Serbian aristocrat and diplomat

Cincar Marko Kostić (1777 in Dolna Belica – 22 February 1822, in Šabac) was a Serbian aristocrat and diplomat. He served as vojvoda of Soko nahiye and duke of Šabac, and was one of the leaders of the First Serbian Insurrection.

== Early life==
Cincar Marko was born in 1777 in Dolna Belica, near Struga, from father Konstantin “Kosta” after whom he took his surname. His cousin was Cincar Janko Popović.

Due to an uncertain incident with the Turks, Cincar Marko's family had to flee to north Serbia where they settled in Valjevo where they were engaged in trade.

== In the First Serbian Insurrection ==
Cincar Marko joined the uprising against Ottomans from its very start. He fought on the River Drina, stopping incursions from Bosnia. During the siege of Šabac he was at the head of bećari („lads“, men who still had no families). He took part in the Battle of Mišar (1806) and one of the battles around Loznica.

He was subordinate to Milan Obrenović, vojvoda of Rudnik, until Obrenović's death in 1810. Earlier that year Cincar Marko accompanied Milenko Stojković and Milan Obrenović to Bucharest, in a diplomatic mission to the Danube command of the Russian army.

During the Insurrection Cincar Marko bought several shops in Valjevo.

In July 1812 Cincar Marko became the vojvoda of Soko nahiye, which he defended during the Ottoman offensive in 1813.

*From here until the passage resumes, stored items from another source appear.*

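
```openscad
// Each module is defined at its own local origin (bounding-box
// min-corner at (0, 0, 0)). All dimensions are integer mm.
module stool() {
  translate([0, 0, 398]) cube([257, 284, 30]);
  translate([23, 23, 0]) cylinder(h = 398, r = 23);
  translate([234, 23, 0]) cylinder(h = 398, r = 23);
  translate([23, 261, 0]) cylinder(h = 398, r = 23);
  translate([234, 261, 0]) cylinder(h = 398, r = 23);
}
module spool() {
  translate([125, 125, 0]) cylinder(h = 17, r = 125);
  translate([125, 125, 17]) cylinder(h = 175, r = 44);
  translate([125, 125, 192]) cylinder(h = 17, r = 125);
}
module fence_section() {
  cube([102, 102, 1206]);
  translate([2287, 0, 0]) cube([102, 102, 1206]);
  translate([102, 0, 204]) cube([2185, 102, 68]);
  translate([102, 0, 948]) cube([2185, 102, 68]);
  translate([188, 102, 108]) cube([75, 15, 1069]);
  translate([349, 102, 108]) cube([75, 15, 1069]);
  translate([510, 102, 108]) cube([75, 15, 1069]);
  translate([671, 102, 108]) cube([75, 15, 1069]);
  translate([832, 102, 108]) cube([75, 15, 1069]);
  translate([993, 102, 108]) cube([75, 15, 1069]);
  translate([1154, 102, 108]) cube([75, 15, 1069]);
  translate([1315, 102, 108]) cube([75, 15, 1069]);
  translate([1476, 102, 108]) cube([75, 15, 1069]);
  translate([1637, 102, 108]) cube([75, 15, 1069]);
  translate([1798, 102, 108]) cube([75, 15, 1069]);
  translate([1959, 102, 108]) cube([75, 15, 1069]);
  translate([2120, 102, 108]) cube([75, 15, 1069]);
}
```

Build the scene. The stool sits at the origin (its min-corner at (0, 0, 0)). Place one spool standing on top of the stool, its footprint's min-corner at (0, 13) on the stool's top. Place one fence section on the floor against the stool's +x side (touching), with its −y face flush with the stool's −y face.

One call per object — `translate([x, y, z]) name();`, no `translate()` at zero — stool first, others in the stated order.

stool();
translate([0, 13, 428]) spool();
translate([257, 0, 0]) fence_section();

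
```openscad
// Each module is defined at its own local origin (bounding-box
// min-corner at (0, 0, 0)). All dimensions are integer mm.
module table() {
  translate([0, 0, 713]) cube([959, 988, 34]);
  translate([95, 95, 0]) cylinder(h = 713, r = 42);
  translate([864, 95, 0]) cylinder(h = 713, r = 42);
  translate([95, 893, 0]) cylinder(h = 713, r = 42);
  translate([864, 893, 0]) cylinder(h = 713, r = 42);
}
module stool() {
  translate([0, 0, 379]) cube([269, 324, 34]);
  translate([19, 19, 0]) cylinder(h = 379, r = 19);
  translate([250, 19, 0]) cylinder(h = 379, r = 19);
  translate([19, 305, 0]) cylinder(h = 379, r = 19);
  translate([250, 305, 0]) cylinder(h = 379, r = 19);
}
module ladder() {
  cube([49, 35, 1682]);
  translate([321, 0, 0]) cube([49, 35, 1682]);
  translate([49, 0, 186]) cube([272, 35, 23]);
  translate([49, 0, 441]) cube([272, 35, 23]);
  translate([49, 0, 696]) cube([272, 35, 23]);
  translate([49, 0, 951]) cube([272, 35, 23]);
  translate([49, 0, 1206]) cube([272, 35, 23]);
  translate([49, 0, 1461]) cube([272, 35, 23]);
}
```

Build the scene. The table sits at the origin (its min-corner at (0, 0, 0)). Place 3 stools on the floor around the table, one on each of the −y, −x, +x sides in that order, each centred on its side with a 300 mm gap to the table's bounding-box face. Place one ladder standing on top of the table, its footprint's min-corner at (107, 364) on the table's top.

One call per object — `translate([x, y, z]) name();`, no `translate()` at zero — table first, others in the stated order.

table();
translate([345, -624, 0]) stool();
translate([-569, 332, 0]) stool();
translate([1259, 332, 0]) stool();
translate([107, 364, 747]) ladder();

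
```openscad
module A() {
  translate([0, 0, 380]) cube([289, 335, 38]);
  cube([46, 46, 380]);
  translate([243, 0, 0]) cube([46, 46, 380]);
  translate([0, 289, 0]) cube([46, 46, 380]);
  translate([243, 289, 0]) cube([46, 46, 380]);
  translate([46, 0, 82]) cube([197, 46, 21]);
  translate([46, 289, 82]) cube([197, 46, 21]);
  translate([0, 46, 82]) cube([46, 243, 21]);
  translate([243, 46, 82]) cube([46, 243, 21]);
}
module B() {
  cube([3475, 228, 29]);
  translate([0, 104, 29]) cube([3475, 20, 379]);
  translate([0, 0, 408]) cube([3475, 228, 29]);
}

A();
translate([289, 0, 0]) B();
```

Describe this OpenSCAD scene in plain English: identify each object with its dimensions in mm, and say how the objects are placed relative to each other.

A is a four-legged stool. The seat is 289×335 mm, 38 mm thick, top at z = 418 mm. It stands on four square legs, each 46×46 mm in cross-section, from z = 0 to the seat underside, each flush with a corner of the seat. Four stretchers, 46 mm wide and 21 mm tall, connect adjacent legs with their undersides at z = 82 mm, each running between the inner faces of the legs it joins and aligned with the legs' outer faces on the other axis.

B is an I-beam lying along x, 3475 mm long. Overall section height 437 mm. Two flanges 228 mm wide (y) and 29 mm thick, one on the floor and one at the top; a web 20 mm thick runs between them, centred on the flange width.

The I-beam is against the stool's +x side, with their −y faces flush.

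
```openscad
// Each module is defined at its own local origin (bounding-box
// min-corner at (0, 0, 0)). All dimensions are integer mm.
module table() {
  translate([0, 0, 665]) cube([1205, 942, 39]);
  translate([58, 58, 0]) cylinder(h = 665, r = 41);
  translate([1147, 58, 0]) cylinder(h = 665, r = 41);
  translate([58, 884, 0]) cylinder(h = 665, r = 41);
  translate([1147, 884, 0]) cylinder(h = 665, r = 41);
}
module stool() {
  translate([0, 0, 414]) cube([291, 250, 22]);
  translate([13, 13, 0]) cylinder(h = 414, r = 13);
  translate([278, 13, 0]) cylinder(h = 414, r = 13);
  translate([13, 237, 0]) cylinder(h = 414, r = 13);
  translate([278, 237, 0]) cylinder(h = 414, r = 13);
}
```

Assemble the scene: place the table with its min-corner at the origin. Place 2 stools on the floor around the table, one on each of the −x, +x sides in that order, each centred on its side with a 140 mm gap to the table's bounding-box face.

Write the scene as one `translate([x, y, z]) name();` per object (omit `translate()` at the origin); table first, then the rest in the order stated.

table();
translate([-431, 346, 0]) stool();
translate([1345, 346, 0]) stool();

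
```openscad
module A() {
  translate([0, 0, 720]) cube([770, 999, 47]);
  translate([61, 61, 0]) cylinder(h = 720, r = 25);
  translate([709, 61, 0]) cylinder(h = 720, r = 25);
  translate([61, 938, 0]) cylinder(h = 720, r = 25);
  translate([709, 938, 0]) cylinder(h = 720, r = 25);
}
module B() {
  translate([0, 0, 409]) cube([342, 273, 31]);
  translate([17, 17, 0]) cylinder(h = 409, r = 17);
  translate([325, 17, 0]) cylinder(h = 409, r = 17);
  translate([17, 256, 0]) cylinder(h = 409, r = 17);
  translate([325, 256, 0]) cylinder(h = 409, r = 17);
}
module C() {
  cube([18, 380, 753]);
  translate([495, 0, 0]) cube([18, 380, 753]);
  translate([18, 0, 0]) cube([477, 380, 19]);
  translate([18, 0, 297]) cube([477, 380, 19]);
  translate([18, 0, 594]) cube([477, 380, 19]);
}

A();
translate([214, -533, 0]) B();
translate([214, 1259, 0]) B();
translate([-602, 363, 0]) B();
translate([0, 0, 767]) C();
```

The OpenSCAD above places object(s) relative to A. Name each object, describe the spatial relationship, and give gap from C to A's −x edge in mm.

The bookshelf's min-x is at 0; the table's min-x is 0; gap = 0 mm.

A is a table. B is a stool. C is a bookshelf. Three stools sit around the table at the −y, +y, −x sides. The bookshelf is on top of the table. The gap from the bookshelf to the table's −x edge is 0 mm.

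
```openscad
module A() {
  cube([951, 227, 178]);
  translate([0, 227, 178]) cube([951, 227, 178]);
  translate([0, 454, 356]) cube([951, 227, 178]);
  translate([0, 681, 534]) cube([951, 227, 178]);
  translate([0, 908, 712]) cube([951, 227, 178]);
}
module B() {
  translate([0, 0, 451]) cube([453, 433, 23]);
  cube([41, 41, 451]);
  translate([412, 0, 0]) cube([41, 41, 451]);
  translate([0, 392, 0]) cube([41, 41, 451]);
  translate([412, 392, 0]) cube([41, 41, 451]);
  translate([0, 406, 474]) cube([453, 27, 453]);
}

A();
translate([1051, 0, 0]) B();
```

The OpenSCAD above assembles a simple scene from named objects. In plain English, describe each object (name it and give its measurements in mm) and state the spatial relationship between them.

A is a straight staircase of 5 solid steps. Each step is 951 mm wide (x), 227 mm deep (y, the going) and 178 mm tall (the rise). The first step rests on the floor; each subsequent step sits one going further in +y and one rise higher in +z, directly behind and above the previous step with no overlap.

B is a chair. The seat is a 453×433×23 mm slab with its top at z = 474 mm, on four 41×41 mm corner legs (flush with the seat edges, standing on z = 0). A flat backrest 27 mm thick, 453 mm tall, spans the full seat width and rises from the seat top along its +y edge, rear face flush with the rear of the seat.

The chair is on the floor beside the staircase on its +x side.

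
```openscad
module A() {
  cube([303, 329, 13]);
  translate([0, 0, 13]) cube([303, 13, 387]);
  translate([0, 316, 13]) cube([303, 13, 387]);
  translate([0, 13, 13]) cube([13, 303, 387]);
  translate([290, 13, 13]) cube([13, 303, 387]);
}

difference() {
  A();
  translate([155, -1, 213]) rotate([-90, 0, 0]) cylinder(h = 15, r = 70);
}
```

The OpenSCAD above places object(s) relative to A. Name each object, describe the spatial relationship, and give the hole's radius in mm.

The subtracted cylinder has r = 70 mm.

A is an open box. The open box has a circular hole through its front wall. The hole's radius is 70 mm.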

== After the Insurrection ==
After the crushing of the insurrection in 1813, Cincar Marko fled with other Serbian leaders across the Sava River to the Habsburg Empire.

When the Second Serbian Uprising started in 1815, Cincar Marko returned to Serbia and took part in the Battle of Dublje in which he was wounded. After that he was sent by Miloš Obrenović, leader of the Uprising, to the Congress of Vienna to plead for Serbian autonomy.

That same year Miloš Obrenović made him the duke of Šabačka Posavina, with its center in the town of Šabac. This duty he performed until his death in 1822. He was buried in the old town cemetery.

== Family ==
Cincar Marko had two sons – Konstantin “Kosta” and Milan – and a daughter, Elena. All of them took the surname Cincar-Marković after their illustrious father. Cincar Marko's grandson was General Dimitrije Cincar-Marković (1849–1903), chief of staff of the Serbian army, the Prime Minister (1902/3), senator (member of the Upper House – Senat), and his great-grandson was dr Aleksandar Cincar-Marković (1889–1947), diplomat and cabinet minister in interwar Yugoslavia.